APA’s potential sale comes at a time when the U.S. oil and gas industry is experiencing a surge in dealmaking. Large energy producers are actively seeking acquisitions to enhance their scale and secure prime drilling locations. The Permian Basin, in particular, remains a highly sought-after region due to its prolific oil and gas reserves, making it a focal point for industry consolidation.

The increased activity in mergers and acquisitions (M&A) within the oil and gas sector reflects the ongoing shift towards efficiency and scale. Companies are looking to optimize their portfolios, divesting non-core assets and acquiring strategic properties that offer higher returns. This trend is driven by the need to remain competitive in a volatile market, where fluctuations in oil prices and the global energy transition are constantly reshaping the industry landscape.

For APA, the sale of its Permian Basin properties would represent a significant step in its efforts to streamline operations and focus on its most productive assets. By offloading these drilling sites, the company can further concentrate on its shale operations, which are expected to play a crucial role in its future growth.

The Path Forward for APA

While the sale process is still in its early stages, APA’s decision to explore this option underscores the company’s commitment to financial discipline and strategic realignment. The potential $1 billion deal could provide a substantial infusion of capital, enabling APA to reduce its debt and invest in high-potential shale assets.
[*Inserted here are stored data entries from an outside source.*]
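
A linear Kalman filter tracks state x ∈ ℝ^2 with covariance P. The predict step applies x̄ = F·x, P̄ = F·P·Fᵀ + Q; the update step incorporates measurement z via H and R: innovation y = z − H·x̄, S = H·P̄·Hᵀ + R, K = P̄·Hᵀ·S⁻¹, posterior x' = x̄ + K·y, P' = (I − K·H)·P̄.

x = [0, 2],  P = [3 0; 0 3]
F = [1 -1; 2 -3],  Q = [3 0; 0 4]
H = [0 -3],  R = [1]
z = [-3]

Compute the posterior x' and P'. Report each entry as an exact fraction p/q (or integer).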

As the company continues to navigate the complexities of the energy market, APA’s strategic moves, including targeted divestments and acquisitions, will be closely watched by industry analysts and investors. The success of these efforts will likely determine APA’s ability to maintain its competitive edge in the evolving oil and gas landscape.

With RBC Richardson Barr and Truist Securities guiding the sale process, APA is well-positioned to capitalize on the strong demand for Permian Basin assets. The outcome of this potential sale will not only impact APA’s financial health but could also influence broader market trends as other companies assess their own strategies in light of ongoing industry changes.